I decide to stop by a garage sale. As I approach the house, a woman and her teenage daughter greet me. The teenager is probably 15/16years old, super chatty, bubbly, and seems incredibly sweet.
She tells me she loves my hair, and that she wishes she could have bright hair like mine, but since she’s about to move and is transferring to a private Christian school, she can’t have any unnatural hair colors, as that would go against the code of conduct. She continues on about the move, how hard it is to leave her friends, where she and her family are going, etc. etc. she monologues about the is for a solid five minutes while I peruse the items they’re selling. As I’m getting ready to leave, the daughter notices the ring on my right hand, tells me it’s super pretty, and then proceeds to show me a small ring she has on her left ring finger, and explains it’s from her dad, and it’s her purity ring. She then explains the concept of a purity ring to me, and how she’s promised her father to remain pure for her future husband.
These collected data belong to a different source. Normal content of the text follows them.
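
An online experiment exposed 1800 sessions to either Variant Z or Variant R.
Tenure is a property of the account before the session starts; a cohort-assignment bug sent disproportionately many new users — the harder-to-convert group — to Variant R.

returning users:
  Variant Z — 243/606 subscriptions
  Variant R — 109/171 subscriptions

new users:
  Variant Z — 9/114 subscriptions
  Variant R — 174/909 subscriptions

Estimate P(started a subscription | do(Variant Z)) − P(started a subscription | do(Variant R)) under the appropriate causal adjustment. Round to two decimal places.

The stratified and pooled comparisons disagree (Variant R wins within each user tenure; Variant Z wins overall), so the answer turns on the causal role of user tenure.
Since user tenure is a pre-existing factor (not a product of the variant) and it affects the outcome on its own, it is a confounder. The stratified rates, not the pooled rate, identify the causal effect.
Adjusting over the population distribution of user tenure: 0.432·(0.401−0.637) + 0.568·(0.079−0.191) = -0.166.

-0.17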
I sort of chuckle at this, I had a purity ring, I felt like I was looking in the mirror at a younger version of myself. Bright eyed, bushy tailed, super excited about Jesus.
So before any rational thought crosses my mind, I say, out loud, “It’s a beautiful purity ring. Mine didn’t work, but uh… yours might!”
Instant regret.
The girl’s eyes got super wide and the glare her mother shot my direction could have melted what is left of the ice caps.
I felt mortified. I immediately said goodbye and walked shamefully back to my car. It’s probably not that big of a deal, but hot damn. Every time this crosses my mind I want to bury myself alive. I cannot believe I said that to her.
TL;DR I told a girl with a purity ring that my own purity ring had been useless.